Introduce a Langrange multiplier and set the gradients of the two sums to be proportional to each other.
$$ \frac{1}{a_1} \hat{a_1} + \frac{1}{a_2} \hat{a_2} + \frac{1}{a_3} \hat{a_3 }+ \ldots = \lambda (\ln p_1 \hat{a_1} + \ln p_2 \hat{a_2} + \ln p_3 \hat{a_3} + \ldots) $$
Dotting both sides with $\hat{a_i}$ gives
$$\frac{1}{a_i} = \lambda \ln p_i$$
or
$$a_i = \frac{1}{\lambda \ln p_i}$$
$\lambda$ is then chosen to satisfy the original constraint.
This should specify the maximum $a_i$ treating $a_i$ as continuous. To get the $a_i$ to be integers you would round some up and some down. Since you're writing code, you could simply brute-force search this much smaller space of possible integer solutions.
This answer might be useful if you are loking for an actual algorithm to solve the problem (and not a thoretical approach). If $x$ is an integer in the range $[1,n]$ with maximum number of divisors write $$ x = q_1^{a_1} q_2^{a_2} \dots q_k^{a_k} $$ with the $q_i$ distinct primes and $$ a_1 \ge a_2 \ge \cdots \ge a_k. \quad(*)$$
Then we see that the integer $$ x' = 2^{a_1} 3^{a_2} \dots p_k^{a_k} \quad (**)$$ has the same number of divisors and is $\le x$. So we can limit our search to the integers of the form $(**)$ which verify $(*)$. This makes the search really easy, and fast in small ranges: start with $(a_1,\dots,a_k) = (t,0,\dots,0)$ and $k$ such that $2\cdot3\cdot\dots\cdot p_{k+1} > n$, and $2^t \le n < 2^{t+1}$ and go through all the $k$-tuples verifying $(*)$ and $(**)$ in decreasing lexicographic order, keeping their product maximal and $<n$.

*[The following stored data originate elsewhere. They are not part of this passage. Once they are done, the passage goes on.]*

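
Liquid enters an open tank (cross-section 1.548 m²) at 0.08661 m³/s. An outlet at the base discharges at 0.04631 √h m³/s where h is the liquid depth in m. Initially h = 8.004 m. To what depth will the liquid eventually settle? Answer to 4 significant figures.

Level balance: A dh/dt = 0.08661 − 0.04631 √h. Setting dh/dt = 0:
Q_in = 0.04631 √h_ss ⇒ √h_ss = 0.08661/0.04631 = 1.87022.
h_ss = 1.87022² = 3.49773 m. (Since h₀ = 8.004 m > h_ss, the level will fall toward this value.)

3.498 m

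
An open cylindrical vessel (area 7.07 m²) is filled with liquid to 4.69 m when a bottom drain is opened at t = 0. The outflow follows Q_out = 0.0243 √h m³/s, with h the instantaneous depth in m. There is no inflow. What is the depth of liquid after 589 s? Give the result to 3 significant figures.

Unsteady balance on liquid volume: A dh/dt = −0.0243 √h.
Separate and integrate: 2(√h − √h₀) = −(0.0243/A) t.
√h = √4.69 − 0.0243·589/(2·7.07) = 2.1656 − 1.0122 = 1.1534.
h = 1.1534² = 1.3304 m.

1.33 m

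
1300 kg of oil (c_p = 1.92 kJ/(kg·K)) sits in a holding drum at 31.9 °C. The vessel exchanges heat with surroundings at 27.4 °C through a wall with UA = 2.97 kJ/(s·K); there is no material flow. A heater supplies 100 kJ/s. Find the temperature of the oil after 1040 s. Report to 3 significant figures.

52.6 °C

Lumped-capacitance energy balance: M c_p dT/dt = UA(T_amb − T) + Q̇.
dT/dt = (T_ss − T)/τ with T_ss = T_amb + Q̇/UA = 27.4 + 100/2.97 = 61.070 °C, τ = M c_p/UA = 1300·1.92/2.97 = 840.40 s.
Integrating: T(t) = T_ss + (T₀ − T_ss) e^(−t/τ).
T(1040) = 61.070 + (-29.170)·0.29011 = 52.608 °C.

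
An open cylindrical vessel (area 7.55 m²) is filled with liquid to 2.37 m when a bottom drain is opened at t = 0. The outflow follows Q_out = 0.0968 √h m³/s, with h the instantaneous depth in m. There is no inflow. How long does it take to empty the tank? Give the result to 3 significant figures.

240 s

A dh/dt = −Q_out = −0.0968 √h.
Separate and integrate: 2(√h − √h₀) = −(0.0968/A) t.
Tank is empty when √h = 0: t_empty = 2A√h₀/0.0968.
t_empty = 2·7.55·√2.37/0.0968 = 15.100·1.5395/0.0968 = 240.15 s.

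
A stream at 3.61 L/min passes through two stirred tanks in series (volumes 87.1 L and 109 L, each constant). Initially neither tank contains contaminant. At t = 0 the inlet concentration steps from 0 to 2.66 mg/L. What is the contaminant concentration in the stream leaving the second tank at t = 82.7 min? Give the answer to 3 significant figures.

2.15 mg/L

Each tank obeys Vᵢ dCᵢ/dt = Q(Cᵢ₋₁ − Cᵢ), so τᵢ = Vᵢ/Q.
τ₁ = 87.1/3.61 = 24.127 min; τ₂ = 109/3.61 = 30.194 min.
Tank 1: C₁ = C_in(1 − e^(−t/τ₁)). Tank 2 (τ₁ ≠ τ₂): C₂ = C_in[1 − (τ₁ e^(−t/τ₁) − τ₂ e^(−t/τ₂))/(τ₁ − τ₂)].
At t = 82.7: e^(−t/τ₁) = 0.032464, e^(−t/τ₂) = 0.064637.
C₂ = 2.66·[1 − (24.127·0.032464 − 30.194·0.064637)/(-6.0665)] = 2.66·0.80740 = 2.1477 mg/L.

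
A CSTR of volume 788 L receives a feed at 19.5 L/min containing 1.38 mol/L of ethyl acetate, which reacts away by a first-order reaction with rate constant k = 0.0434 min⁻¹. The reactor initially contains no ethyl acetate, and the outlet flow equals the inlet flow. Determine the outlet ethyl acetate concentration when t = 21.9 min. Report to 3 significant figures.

V dC/dt = Q(C_in − C) − k V C.
This is linear with rate a = Q/V + k = 0.068146 min⁻¹.
C_ss = Q C_in/(Q + kV) = 0.50112 mol/L; C(t) = C_ss + (C₀ − C_ss) e^(−a t).
C(21.9) = 0.50112 + (-0.50112)·e^(−0.068146·21.9) = 0.50112 + (-0.50112)·0.22483 = 0.38846 mol/L.

0.388 mol/L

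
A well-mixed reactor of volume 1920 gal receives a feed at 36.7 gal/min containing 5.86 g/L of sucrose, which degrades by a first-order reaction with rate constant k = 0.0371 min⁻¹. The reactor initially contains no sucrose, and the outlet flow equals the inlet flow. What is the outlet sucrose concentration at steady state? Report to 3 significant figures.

Accumulation = in − out − consumed: V dC/dt = Q C_in − Q C − k V C.
Steady state (dC/dt = 0): C_ss = Q C_in/(Q + kV) = C_in/(1 + kV/Q).
C_ss = 36.7·5.86/(36.7 + 0.0371·1920) = 215.06/107.93 = 1.9926 g/L.

1.99 g/L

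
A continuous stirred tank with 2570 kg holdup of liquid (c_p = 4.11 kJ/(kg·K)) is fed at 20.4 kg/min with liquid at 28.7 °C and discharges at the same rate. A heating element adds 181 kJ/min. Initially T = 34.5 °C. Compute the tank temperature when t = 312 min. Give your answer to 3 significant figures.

31.2 °C

Energy balance: M c_p dT/dt = ṁ c_p (T_in − T) + 181.
τ = M/ṁ = 125.98 min; T_ss = T_in + Q̇/(ṁ c_p) = 28.7 + 181/(20.4·4.11) = 30.859 °C.
This is linear first-order; T(t) = T_ss + (T₀ − T_ss) e^(−t/τ).
T(312) = 30.859 + (3.6412)·e^(−312/125.98) = 30.859 + (3.6412)·0.084030 = 31.165 °C.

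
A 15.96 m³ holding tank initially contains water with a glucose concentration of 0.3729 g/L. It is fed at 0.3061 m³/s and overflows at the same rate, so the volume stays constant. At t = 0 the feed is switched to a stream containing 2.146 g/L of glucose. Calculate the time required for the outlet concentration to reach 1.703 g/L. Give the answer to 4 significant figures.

72.31 s

Unsteady species balance (constant V, well mixed): V dC/dt = Q(C_in − C), so τ = V/Q = 52.1398 s.
C(t) = C_in + (C₀ − C_in) e^(−t/τ). Set C = 1.703 and solve for t:
e^(−t/τ) = (C − C_in)/(C₀ − C_in) = (1.703 − 2.146)/(0.3729 − 2.146) = 0.249845
t = −τ ln(…) = 52.1398 × 1.38691 = 72.3135 s.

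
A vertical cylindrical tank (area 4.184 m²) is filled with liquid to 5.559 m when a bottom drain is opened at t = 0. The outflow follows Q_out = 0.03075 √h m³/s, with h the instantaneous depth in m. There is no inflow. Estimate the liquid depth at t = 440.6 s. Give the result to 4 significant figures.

0.5456 m

A dh/dt = −Q_out = −0.03075 √h.
∫ h^(−1/2) dh = −(0.03075/A) ∫ dt, giving 2√h = 2√h₀ − (0.03075/A) t.
√h = √5.559 − 0.03075·440.6/(2·4.184) = 2.35775 − 1.61908 = 0.738675.
h = 0.738675² = 0.545640 m.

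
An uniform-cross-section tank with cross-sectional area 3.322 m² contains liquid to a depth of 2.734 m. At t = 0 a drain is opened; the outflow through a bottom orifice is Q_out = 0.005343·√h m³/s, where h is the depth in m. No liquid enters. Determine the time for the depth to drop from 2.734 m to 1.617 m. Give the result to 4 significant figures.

With no inflow, A dh/dt = −0.005343 √h.
Separate and integrate: 2(√h − √h₀) = −(0.005343/A) t.
t = 2A(√h₀ − √h)/0.005343 = 2·3.322·(√2.734 − √1.617)/0.005343
  = 6.64400 × (1.65348 − 1.27161) / 0.005343 = 474.851 s.

474.9 s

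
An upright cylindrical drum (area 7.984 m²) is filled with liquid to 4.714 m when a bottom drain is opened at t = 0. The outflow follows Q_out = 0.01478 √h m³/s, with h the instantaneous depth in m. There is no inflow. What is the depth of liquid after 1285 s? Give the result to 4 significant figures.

0.9639 m

Accumulation of liquid (constant cross-section A): A dh/dt = −0.01478 √h.
This is separable: 2 d(√h)/dt = −0.01478/A, so √h = √h₀ − (0.01478/(2A)) t.
√h = √4.714 − 0.01478·1285/(2·7.984) = 2.17117 − 1.18940 = 0.981777.
h = 0.981777² = 0.963887 m.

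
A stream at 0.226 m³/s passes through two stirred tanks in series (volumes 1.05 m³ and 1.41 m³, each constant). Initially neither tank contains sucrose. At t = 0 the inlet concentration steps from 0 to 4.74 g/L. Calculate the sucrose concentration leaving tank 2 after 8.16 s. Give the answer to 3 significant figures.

Each tank obeys Vᵢ dCᵢ/dt = Q(Cᵢ₋₁ − Cᵢ), so τᵢ = Vᵢ/Q.
τ₁ = 1.05/0.226 = 4.6460 s; τ₂ = 1.41/0.226 = 6.2389 s.
Solving the cascade with C₁(0)=C₂(0)=0 gives C₂(t) = C_in[1 − (τ₁ e^(−t/τ₁) − τ₂ e^(−t/τ₂))/(τ₁ − τ₂)].
At t = 8.16: e^(−t/τ₁) = 0.17268, e^(−t/τ₂) = 0.27038.
C₂ = 4.74·[1 − (4.6460·0.17268 − 6.2389·0.27038)/(-1.5929)] = 4.74·0.44463 = 2.1076 g/L.

2.11 g/L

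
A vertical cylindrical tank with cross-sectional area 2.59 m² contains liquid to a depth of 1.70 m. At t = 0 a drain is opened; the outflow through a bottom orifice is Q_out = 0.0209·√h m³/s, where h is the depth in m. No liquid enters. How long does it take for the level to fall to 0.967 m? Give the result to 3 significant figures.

79.4 s

A dh/dt = −Q_out = −0.0209 √h.
This is separable: 2 d(√h)/dt = −0.0209/A, so √h = √h₀ − (0.0209/(2A)) t.
t = 2A(√h₀ − √h)/0.0209 = 2·2.59·(√1.70 − √0.967)/0.0209
  = 5.1800 × (1.3038 − 0.98336) / 0.0209 = 79.430 s.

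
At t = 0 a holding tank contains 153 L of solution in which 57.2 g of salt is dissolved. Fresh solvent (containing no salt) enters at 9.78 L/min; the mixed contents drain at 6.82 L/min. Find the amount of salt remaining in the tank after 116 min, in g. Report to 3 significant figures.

3.80 g

Total volume: dV/dt = Q_in − Q_out = 2.9600 L/min, so V(t) = 153 + 2.9600 t and V(116) = 496.36 L.
No salt enters, so dm/dt = −Q_out · (m/V).
dm/m = −Q_out dt/(V₀ + 2.9600 t); integrating gives ln(m/m₀) = −(Q_out/(Q_in−Q_out)) ln(V/V₀).
m = m₀ (V₀/V)^(Q_out/(Q_in−Q_out)) = 57.2 × (153/496.36)^(2.3041) = 3.8000 g.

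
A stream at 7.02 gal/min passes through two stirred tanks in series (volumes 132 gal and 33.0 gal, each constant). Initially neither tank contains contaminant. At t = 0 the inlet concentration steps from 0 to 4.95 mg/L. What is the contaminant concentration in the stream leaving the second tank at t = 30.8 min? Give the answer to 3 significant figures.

Time constants: τᵢ = Vᵢ/Q for each well-mixed tank.
τ₁ = 132/7.02 = 18.803 min; τ₂ = 33.0/7.02 = 4.7009 min.
Tank 1: C₁ = C_in(1 − e^(−t/τ₁)). Tank 2 (τ₁ ≠ τ₂): C₂ = C_in[1 − (τ₁ e^(−t/τ₁) − τ₂ e^(−t/τ₂))/(τ₁ − τ₂)].
At t = 30.8: e^(−t/τ₁) = 0.19437, e^(−t/τ₂) = 0.0014273.
C₂ = 4.95·[1 − (18.803·0.19437 − 4.7009·0.0014273)/(14.103)] = 4.95·0.74132 = 3.6695 mg/L.

3.67 mg/L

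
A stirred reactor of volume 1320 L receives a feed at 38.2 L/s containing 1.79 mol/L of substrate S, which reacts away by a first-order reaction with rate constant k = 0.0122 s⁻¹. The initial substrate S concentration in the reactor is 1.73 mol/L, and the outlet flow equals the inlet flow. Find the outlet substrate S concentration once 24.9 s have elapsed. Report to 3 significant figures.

Species balance: V dC/dt = Q C_in − Q C − k V C.
This is linear with rate a = Q/V + k = 0.041139 s⁻¹.
C_ss = Q C_in/(Q + kV) = 1.2592 mol/L; C(t) = C_ss + (C₀ − C_ss) e^(−a t).
C(24.9) = 1.2592 + (0.47083)·e^(−0.041139·24.9) = 1.2592 + (0.47083)·0.35902 = 1.4282 mol/L.

1.43 mol/L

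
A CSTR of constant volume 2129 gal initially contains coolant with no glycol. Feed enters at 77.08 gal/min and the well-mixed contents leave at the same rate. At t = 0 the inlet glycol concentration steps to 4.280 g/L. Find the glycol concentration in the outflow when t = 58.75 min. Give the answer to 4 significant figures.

3.770 g/L

Accumulation = in − out for the solute gives V dC/dt = Q(C_in − C).
Rewrite as dC/dt + C/τ = C_in/τ, τ = V/Q = 27.6207 min.
Solution: C(t) = C_in + (C₀ − C_in) e^(−t/τ).
C(58.75) = 4.280 + (0 − 4.280)·e^(−58.75/27.6207) = 4.280 + (-4.28000)·0.119191 = 3.76986 g/L.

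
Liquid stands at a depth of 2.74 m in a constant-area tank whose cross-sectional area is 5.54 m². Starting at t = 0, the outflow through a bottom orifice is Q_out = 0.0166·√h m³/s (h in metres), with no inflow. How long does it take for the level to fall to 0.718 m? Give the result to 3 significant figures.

539 s

Unsteady balance on liquid volume: A dh/dt = −0.0166 √h.
This is separable: 2 d(√h)/dt = −0.0166/A, so √h = √h₀ − (0.0166/(2A)) t.
t = 2A(√h₀ − √h)/0.0166 = 2·5.54·(√2.74 − √0.718)/0.0166
  = 11.080 × (1.6553 − 0.84735) / 0.0166 = 539.28 s.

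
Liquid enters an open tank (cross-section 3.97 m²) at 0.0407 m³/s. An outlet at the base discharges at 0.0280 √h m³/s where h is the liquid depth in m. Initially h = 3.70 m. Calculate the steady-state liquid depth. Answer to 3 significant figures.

Unsteady balance on liquid volume: A dh/dt = Q_in − 0.0280 √h. At steady state dh/dt = 0:
Q_in = 0.0280 √h_ss ⇒ √h_ss = 0.0407/0.0280 = 1.4536.
h_ss = 1.4536² = 2.1129 m. (Since h₀ = 3.70 m > h_ss, the level will fall toward this value.)

2.11 m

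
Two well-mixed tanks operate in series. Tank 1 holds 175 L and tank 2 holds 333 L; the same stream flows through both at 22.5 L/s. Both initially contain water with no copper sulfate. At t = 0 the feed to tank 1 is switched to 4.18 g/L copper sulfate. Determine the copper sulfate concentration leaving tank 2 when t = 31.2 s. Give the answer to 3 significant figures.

3.19 g/L

Each tank obeys Vᵢ dCᵢ/dt = Q(Cᵢ₋₁ − Cᵢ), so τᵢ = Vᵢ/Q.
τ₁ = 175/22.5 = 7.7778 s; τ₂ = 333/22.5 = 14.800 s.
Tank 1: C₁ = C_in(1 − e^(−t/τ₁)). Tank 2 (τ₁ ≠ τ₂): C₂ = C_in[1 − (τ₁ e^(−t/τ₁) − τ₂ e^(−t/τ₂))/(τ₁ − τ₂)].
At t = 31.2: e^(−t/τ₁) = 0.018108, e^(−t/τ₂) = 0.12147.
C₂ = 4.18·[1 − (7.7778·0.018108 − 14.800·0.12147)/(-7.0222)] = 4.18·0.76405 = 3.1937 g/L.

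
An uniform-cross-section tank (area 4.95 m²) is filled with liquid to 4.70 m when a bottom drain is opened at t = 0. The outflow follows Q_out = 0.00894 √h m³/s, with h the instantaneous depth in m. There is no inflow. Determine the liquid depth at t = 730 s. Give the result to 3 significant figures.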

You can find a C++ program that performs this task in this thread at TopCoder, though you need to adapt it to arrive up to $2^{64}$, since it is limited to $n\le 2^{64}/47$.
EDIT: I have written a PARI-GP version which can arrive much further, for $n=2^{64}$ the probably non-unique integer with maximum number of divisors is: $$ 18401055938125660800 = 2^7\cdot 3^4\cdot 5^2\cdot 7^2\cdot 11 \cdot 13 \cdot 17 \cdot 19 \cdot 23 \cdot 29 \cdot 31 \cdot 37 \cdot 41 $$ with 184320 divisors.